A sofisticação dos 411 artigos da nova Constituição boliviana tem chamado a atenção do mundo em sua proposta de fundação de um Estado plurinacional, mas os efeitos da radicalização na política boliviana não deixam de se fazer sentir na parca divulgação de informações pela imprensa sobre as mudanças efetivas que traz a nova Carta.
Enquanto a direita difundiu suspeitas e boatos sobre os possíveis desdobramentos da nova Constituição – como as de que ela abre brecha para a legalização do aborto no país, ou que ameaça a propriedade privada -, os partidários do governo se ampararam na popularidade da figura do presidente para assegurar os votos necessários no referendo.
O discurso da engraxate Luci, que atua na Praza 14 de Setembro, a principal de Cochabamba, é exemplar dos eleitores que votaram pelo "sim" no referendo. Questionada sobre as razões de seu voto, ela se refere imediatamente ao presidente. "Ele se preocupa com as crianças e os velhos, fez o bônus Juancito Pinto e o Renda Dignidade", diz, lembrando dois programas de transferência de renda que estão entre as principais bandeiras do governo – justamente, o palco inflável em que se comemorou a vitoria do "sim" no domingo à noite em Cochabamba estampava referências às mesmas políticas públicas. Pergunto a Luci, logo a seguir, sobre a nova Constituição pela qual ela votou: "Sobre isso, não posso dizer nada, porque não entendo dessas coisas".

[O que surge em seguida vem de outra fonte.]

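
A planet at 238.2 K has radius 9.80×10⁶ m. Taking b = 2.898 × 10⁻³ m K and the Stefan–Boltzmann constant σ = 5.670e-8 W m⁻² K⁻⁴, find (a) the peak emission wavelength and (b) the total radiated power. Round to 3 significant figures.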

Outro cochabambino que votou pelo "sim", o ativista Ramiro Saravia reconhece e se preocupa com essa situação. Organizador de diversas mobilizações populares na cidade, com a Red Tinku, e veterano da Guerra da Água (2000), ele votou com convicção: "A nova Constituição é parte importante do processo de mudança que está acontecendo". Para ele, é "normal" na Bolívia que os meios de comunicação se neguem a aprofundar o debate político. "As pessoas têm simpatia por Evo, mas pouco conhecimento do processo como um todo".
"Falta trabalho de base do MAS (partido do governo) e dos movimentos sociais", continua ele. "O resultado é que há uma debilidade do processo. Sem entender o que está acontecendo, essas pessoas podem mudar de lado de uma hora para outra no futuro."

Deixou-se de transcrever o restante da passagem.